“Children will have to be taught about homosexual acts in health class”
By Hilary White
ST. PAUL/MINNEAPOLIS, November 7, 2005 (LifeSiteNews.com) – This week, Bishop Fred Henry of Calgary will give a talk to a group of Christian pastors in Eden Prairie Minnesota, on the ramifications of the Canadian redefinition of marriage. Henry spoke to a local reporter yesterday saying that the passage of the same-sex “marriage” law has triggered a social revolution in Canada.
In the last two years, Bishop Henry has endeared himself to family advocates in Canada as the only member of the Canadian Catholic hierarchy to be so outspoken in his opposition to the homosexual political agenda as to risk prosecution. His courage has attracted attention in the United States where laws legalizing same-sex unions are pending in many jurisdictions and the fight to preserve marriage is often being more agressively carried on by Christians, church leaders and others than it has been so far in “nice” Canada.
Henry’s comments appeared in the Minnesota Star Tribune, in which he said the legal alteration has created an oppressive atmosphere in Canada where public opposition to the homosexual legal juggernaut is outlawed and children are forcibly indoctrinated in the public schools.
Minnesota is currently facing a state proposal to preserve the traditional legal definition of marriage and is under siege from homosexual activists and their supporters who are using, says Henry, exactly the same rhetoric that worked to gain their ends in Canada.
He told Minneapolis Star Tribune reporter Katherine Kersten that, as in Minnesota, voters in Canada were told that the change would not affect any existing marriages but would merely expand marriage to make it more fair and “inclusive.”
The change, he pointed out, means not that all marriages are treated equally, but that any preference for normal male/female marriage can be interpreted as unconstitutionally discriminatory, a “violation of human rights”.
“Canadians who believe in the historic definition of marriage, who believe that children need a mother and father, are now the legal equivalent of racists,” Henry said.
Henry said that the Canadian legal establishment is “combing through its laws and institutions to remove evidence of heterosexist discrimination.” References in law and government to the “wife,” “husband,” “mother,” “father,” are being eliminated across the board.
Among the hottest battlegrounds are Canadian schools, Henry says. “Children will have to be taught about homosexual acts in health class, as they now are about heterosexual acts.”

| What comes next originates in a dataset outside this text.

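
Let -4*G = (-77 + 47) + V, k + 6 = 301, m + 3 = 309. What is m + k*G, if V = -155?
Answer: 55799/4 ≈ 13950.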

Such classes and curriculum material are in fact already in place, but until the passage of the law, parents could opt their children out. Henry said, “Books that promote same-sex marriage are being introduced in some elementary schools. In one action, complainants have demanded ‘positive queer role models’ across the whole curriculum. If parents complain, they’ll be branded as homophobes.”
The enforcers of the new Canadian morality are, says Henry, the Human Rights Tribunals, an extra-judicial “court” that does not recognize a requirement to follow established legal practices that make up due process. “The human rights tribunals have become like thought police.”
Henry himself has experienced this personally, “In Canada, you can now use the coercive powers of the state to silence opposition.”